- Born: 1903
- Died: 1994 (aged 90–91)
- Education: National Autonomous University of Mexico Columbia University
- Occupation(s): Conservationist, Zoologist, Librarian
- Employers: Institute of Health and Tropical Diseases (Head of Department of Protozoology); Mexican Institute of Renewable Natural Resources (Director);
- Known for: Mexico's first conservationists; founder of the Mexican Institute of Renewable Natural Resources (IMERNAR)
- Awards: Guggenheim Fellowship (1932) Medal of honor from International Union for Conservation of Nature (1966)

= Enrique Beltrán =

Enrique Beltrán Castillo (1903–1994) was one of Mexico's first conservationists. A student of Alfonso Herrera at the UNAM in the 1920s, Beltrán was appointed by Herrera "to head two marine commissions (in 1923 and 1926), that were established to study and improve the use of Mexico's coastal fisheries."

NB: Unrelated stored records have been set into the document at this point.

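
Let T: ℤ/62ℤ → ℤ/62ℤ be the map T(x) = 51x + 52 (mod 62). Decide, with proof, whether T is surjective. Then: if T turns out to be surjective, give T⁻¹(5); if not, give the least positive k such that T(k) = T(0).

Since gcd(51, 62) = 1, 51 is invertible modulo 62. Euclid's algorithm: 62 = 1·51 + 11, 51 = 4·11 + 7, 11 = 1·7 + 4, 7 = 1·4 + 3, 4 = 1·3 + 1; back-substituting gives 1 = 45·51 − 37·62, so 51⁻¹ ≡ 45 (mod 62).
Then y ↦ 45(y − 52) is a two-sided inverse to T, so every y ∈ ℤ/62ℤ has a preimage.
Hence T is surjective.
Since T is surjective, we compute T⁻¹(5): solve 51x + 52 ≡ 5 (mod 62), i.e. 51x ≡ 15 (mod 62).
Multiplying by 51⁻¹ = 45 gives x ≡ 45·15 = 675 = 10·62 + 55 ≡ 55 (mod 62).
Check: T(55) = 51·55 + 52 = 2857 = 46·62 + 5 ≡ 5 (mod 62).

55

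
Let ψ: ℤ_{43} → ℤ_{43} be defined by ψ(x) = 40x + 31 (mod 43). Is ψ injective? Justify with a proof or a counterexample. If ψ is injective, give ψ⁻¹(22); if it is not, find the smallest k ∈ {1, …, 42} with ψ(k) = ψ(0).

3

Recall that ψ is injective if ψ(u) = ψ(v) implies u = v.
If ψ(u) = ψ(v), then 40u ≡ 40v (mod 43). Because gcd(40, 43) = 1, we may cancel 40 to get u ≡ v (mod 43).
Thus ψ is injective.
We now compute 40⁻¹ mod 43 explicitly. Euclid's algorithm: 43 = 1·40 + 3, 40 = 13·3 + 1; back-substituting gives 1 = 14·40 − 13·43, so 40⁻¹ ≡ 14 (mod 43).
Since ψ is injective, we find ψ⁻¹(22): we need 40x ≡ 22 − 31 ≡ 34 (mod 43). Using 40⁻¹ = 14: x ≡ 14·34 = 476 = 11·43 + 3, so x = 3.
Check: ψ(3) = 40·3 + 31 = 151 = 3·43 + 22 ≡ 22 (mod 43).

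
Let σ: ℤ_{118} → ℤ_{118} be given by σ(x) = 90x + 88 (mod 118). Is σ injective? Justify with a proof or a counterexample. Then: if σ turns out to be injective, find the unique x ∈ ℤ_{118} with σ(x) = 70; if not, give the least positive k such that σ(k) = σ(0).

59

We have gcd(90, 118) = 2 > 1. Taking a = 0 and b = 59: σ(0) = 88 and σ(59) = 90·59 + 88 = 5398 ≡ 88 (mod 118).
So σ(0) = σ(59) while 0 ≠ 59, therefore σ is not injective.
Since σ is not injective, we find the least positive k with σ(k) = σ(0): this means 90k ≡ 0 (mod 118), i.e. 118 ∣ 90k. Since gcd(90, 118) = 2, dividing through by 2 this holds exactly when 59 ∣ 45k, and as gcd(45, 59) = 1, exactly when 59 ∣ k.
The smallest positive such k is 59.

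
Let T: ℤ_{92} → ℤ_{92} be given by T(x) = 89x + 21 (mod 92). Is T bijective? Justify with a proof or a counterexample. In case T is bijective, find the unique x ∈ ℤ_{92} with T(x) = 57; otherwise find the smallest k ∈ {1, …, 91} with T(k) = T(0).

80

If T(x_1) = T(x_2), then 89x_1 ≡ 89x_2 (mod 92). Because gcd(89, 92) = 1, we may cancel 89 to get x_1 ≡ x_2 (mod 92).
We now compute 89⁻¹ mod 92 explicitly. Euclid's algorithm: 92 = 1·89 + 3, 89 = 29·3 + 2, 3 = 1·2 + 1; back-substituting gives 1 = 61·89 − 59·92, so 89⁻¹ ≡ 61 (mod 92).
Then y ↦ 61(y − 21) is a two-sided inverse to T, so every y ∈ ℤ_{92} has a preimage.
Hence T is bijective.
Since T is bijective, we find T⁻¹(57): we need 89x ≡ 57 − 21 ≡ 36 (mod 92). Using 89⁻¹ = 61: x ≡ 61·36 = 2196 = 23·92 + 80, so x = 80.
Check: T(80) = 89·80 + 21 = 7141 = 77·92 + 57 ≡ 57 (mod 92).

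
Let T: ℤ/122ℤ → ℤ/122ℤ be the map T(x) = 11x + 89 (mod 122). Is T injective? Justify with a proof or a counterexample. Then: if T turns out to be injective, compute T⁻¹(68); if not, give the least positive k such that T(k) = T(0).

Recall: injectivity means: for all s, t in the domain, T(s) = T(t) implies s = t.
Suppose T(s) = T(t) in ℤ/122ℤ. Then 11s + 89 ≡ 11t + 89 (mod 122), thus 11(s − t) ≡ 0 (mod 122).
Since gcd(11, 122) = 1, 11 is invertible modulo 122, thus s − t ≡ 0 (mod 122), i.e. s = t.
Thus T is injective.
We now compute 11⁻¹ mod 122 explicitly. Euclid's algorithm: 122 = 11·11 + 1; back-substituting gives 1 = 111·11 − 10·122, so 11⁻¹ ≡ 111 (mod 122).
Since T is injective, we find T⁻¹(68): we need 11x ≡ 68 − 89 ≡ 101 (mod 122). Using 11⁻¹ = 111: x ≡ 111·101 = 11211 = 91·122 + 109, so x = 109.
Check: T(109) = 11·109 + 89 = 1288 = 10·122 + 68 ≡ 68 (mod 122).

109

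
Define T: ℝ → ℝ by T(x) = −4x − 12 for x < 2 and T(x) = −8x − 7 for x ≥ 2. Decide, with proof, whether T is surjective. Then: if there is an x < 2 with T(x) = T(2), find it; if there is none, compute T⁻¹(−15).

3/4

Both pieces are strictly decreasing (slopes −4 and −8), so each is injective on its own interval.
The left piece maps (−∞, 2) onto (−20, ∞); the right piece maps [2, ∞) onto (−∞, −23].
The union (−20, ∞) ∪ (−∞, −23] omits the interval between −20 and −23; in particular −20 has no preimage. So T is not surjective.
Because the two images are disjoint, no x < 2 has T(x) = T(2), so we compute T⁻¹(−15): −15 lies in (−20, ∞), so solve −4x − 12 = −15: x = (−15 + 12)/(−4) = 3/4.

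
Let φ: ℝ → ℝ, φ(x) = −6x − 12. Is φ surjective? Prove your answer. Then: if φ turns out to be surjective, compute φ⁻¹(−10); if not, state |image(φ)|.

-1/3

For any y ∈ ℝ, x = (y + 12)/(−6) satisfies φ(x) = y.
Hence φ is surjective.
Since φ is surjective, we compute φ⁻¹(−10) = (−10 + 12)/(−6) = −1/3.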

In 1932, Beltrán received a Guggenheim Fellowship "to consult oceanographic archives in the United States and to study protozoology at Columbia University."

After completing his doctorate in zoology at Columbia, from 1939-52 Beltrán headed the Department of Protozoology at Mexico's Institute of Health and Tropical Diseases.

With assistance from the Charles Lathrop Pack Forestry Foundation, in 1952, Beltrán founded the Mexican Institute of Renewable Natural Resources (Instituto Mexicano de Recursos Naturales Renovables, or IMERNAR), one of Mexico's first conservation organizations, serving as its director.

In 1966, he received a medal of honor from the International Union for Conservation of Nature (IUCN).